Although he retired at the age of 53, taking advantage of an incentive offered by the state —“he loved his job, but he wanted to live his life,” his wife said — Mr. Schneider remained active in the community.
He was a founding member of the Sag Harbor Educational Foundation, a trustee of the Reutershan Educational Trust, and a founding member of the Sag Harbor Coalition, which seeks to reduce substance abuse among young people, on whose board he served as co-director.
“Bob loved life,” said his friend and fellow Coalition board member, Dr. John Oppenheimer. “He brought fun, smarts, humor, kindness and grace to everything he did. He was an anchor for his large family and wide circle of friends.”
Mr. Schneider was born on April 17, 1947, in Sheepshead Bay, Brooklyn, to Al Schneider and the former Esther Miriam Wladimer. Although he was an only child, his many cousins were like his brothers and sisters, his wife said.
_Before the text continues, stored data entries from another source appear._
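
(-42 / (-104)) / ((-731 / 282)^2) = 417501 / 6946693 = 0.06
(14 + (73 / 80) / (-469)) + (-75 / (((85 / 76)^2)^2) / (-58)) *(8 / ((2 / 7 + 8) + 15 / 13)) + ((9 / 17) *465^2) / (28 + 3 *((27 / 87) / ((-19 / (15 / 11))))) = 15987090251744453388027 / 3887186821167000400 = 4112.77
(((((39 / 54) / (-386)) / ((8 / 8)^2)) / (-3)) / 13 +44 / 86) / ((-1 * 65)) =-0.01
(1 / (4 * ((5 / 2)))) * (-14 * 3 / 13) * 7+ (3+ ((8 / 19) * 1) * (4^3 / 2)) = 17552 / 1235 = 14.21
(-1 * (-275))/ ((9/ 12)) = 1100/ 3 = 366.67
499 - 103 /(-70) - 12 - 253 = 16483 /70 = 235.47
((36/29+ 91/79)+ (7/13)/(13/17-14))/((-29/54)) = -94590876/21592675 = -4.38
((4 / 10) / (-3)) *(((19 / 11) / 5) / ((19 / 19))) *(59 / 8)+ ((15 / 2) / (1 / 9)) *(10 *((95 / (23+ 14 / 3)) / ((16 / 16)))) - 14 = 630909857 / 273900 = 2303.43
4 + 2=6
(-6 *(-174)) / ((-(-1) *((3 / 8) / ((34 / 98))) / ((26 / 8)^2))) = 499902 / 49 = 10202.08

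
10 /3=3.33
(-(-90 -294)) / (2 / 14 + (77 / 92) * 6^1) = 123648 / 1663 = 74.35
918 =918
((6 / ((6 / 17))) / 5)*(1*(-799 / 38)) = -13583 / 190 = -71.49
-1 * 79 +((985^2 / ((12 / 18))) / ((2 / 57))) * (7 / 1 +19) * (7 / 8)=15097669961 / 16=943604372.56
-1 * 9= -9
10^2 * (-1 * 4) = -400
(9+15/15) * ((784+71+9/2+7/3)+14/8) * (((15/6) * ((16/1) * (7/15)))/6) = 725410/27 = 26867.04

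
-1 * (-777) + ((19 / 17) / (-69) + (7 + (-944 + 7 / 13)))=-2431876 / 15249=-159.48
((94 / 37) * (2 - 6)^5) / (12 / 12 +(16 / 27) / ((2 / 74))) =-113.47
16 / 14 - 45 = -307 / 7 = -43.86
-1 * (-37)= 37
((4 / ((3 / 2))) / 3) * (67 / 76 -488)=-74042 / 171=-432.99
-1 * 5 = -5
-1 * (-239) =239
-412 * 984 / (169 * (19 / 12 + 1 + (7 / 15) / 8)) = -48648960 / 53573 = -908.09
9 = 9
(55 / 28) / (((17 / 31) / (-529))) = -901945 / 476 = -1894.84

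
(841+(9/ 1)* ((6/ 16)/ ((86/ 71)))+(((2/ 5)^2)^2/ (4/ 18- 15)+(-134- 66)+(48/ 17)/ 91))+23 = 8427876113213/ 12638990000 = 666.82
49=49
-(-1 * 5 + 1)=4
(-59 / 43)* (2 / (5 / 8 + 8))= -944 / 2967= -0.32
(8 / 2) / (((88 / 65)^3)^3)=20711912837890625 / 79119595457216512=0.26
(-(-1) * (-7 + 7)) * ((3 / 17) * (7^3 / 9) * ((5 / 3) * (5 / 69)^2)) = 0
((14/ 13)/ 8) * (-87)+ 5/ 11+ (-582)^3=-112762580935/ 572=-197137379.26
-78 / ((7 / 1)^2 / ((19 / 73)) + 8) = -494 / 1243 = -0.40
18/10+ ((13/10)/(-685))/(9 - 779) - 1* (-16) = 93886113/5274500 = 17.80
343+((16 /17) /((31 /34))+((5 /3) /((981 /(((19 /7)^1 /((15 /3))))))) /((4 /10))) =344.03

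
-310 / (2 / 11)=-1705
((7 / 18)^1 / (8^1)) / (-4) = -7 / 576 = -0.01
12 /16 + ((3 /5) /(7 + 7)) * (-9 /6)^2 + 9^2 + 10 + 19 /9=236773 /2520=93.96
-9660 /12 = -805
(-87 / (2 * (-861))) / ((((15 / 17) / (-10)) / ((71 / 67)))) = -35003 / 57687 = -0.61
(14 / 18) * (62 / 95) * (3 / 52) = 217 / 7410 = 0.03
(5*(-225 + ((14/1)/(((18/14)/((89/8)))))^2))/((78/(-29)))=-208874965/7776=-26861.49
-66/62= -1.06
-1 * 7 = -7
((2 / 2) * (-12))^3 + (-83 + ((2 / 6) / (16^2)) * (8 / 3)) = -521567 / 288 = -1811.00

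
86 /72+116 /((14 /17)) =35797 /252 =142.05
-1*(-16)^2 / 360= -32 / 45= -0.71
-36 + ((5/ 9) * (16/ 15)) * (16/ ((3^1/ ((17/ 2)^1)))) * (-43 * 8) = -751460/ 81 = -9277.28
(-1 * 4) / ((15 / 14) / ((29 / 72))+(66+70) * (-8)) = 203 / 55081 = 0.00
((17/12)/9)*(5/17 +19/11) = 7/22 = 0.32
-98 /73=-1.34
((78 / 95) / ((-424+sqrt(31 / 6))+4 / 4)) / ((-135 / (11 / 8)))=0.00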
As a child, his family belonged to Brighton Beach Baths, a huge beach club, where Mr. Schneider later became a lifeguard, eventually becoming the club’s head lifeguard, a position he held for more than a dozen years.
“He loved the outdoors, he loved the water,” his wife said. “He was still swimming a mile a day” when he was diagnosed with cancer last summer.
Besides swimming, Mr. Schneider was an avid runner and bicyclist, competing in triathlons, and enjoyed ice-skating, rollerblading, tennis, kayaking, photography, and travel, his wife said.
Mr. Schneider was also a big fan of rock music. Among his favorites were Bob Dylan, U-2, the Rolling Stones, the Grateful Dead, and Bruce Springsteen. “In the middle of his chemotherapy we saw Bruce in August at the Meadowlands,” Ms. Cassata said.
Mr. Schneider’s first marriage, to Diane Abramsky, ended in divorce. Besides Ms. Cassata, whom he married in 1984, he is survived by a son, Glen Schneider of Falls Church, Virginia, a daughter, Joyce Schneider of Ashley Falls, Massachusetts, and three grandchildren, Maya and Sam Schneider of Falls Church and Jonah Harrington of Ashley Falls.
A funeral service was at Temple Adas Israel in Sag Harbor on Sunday with burial in the synagogue’s Chevra Kodetia Cemetery.
The family said it would announce where memorial donations can be made in the near future.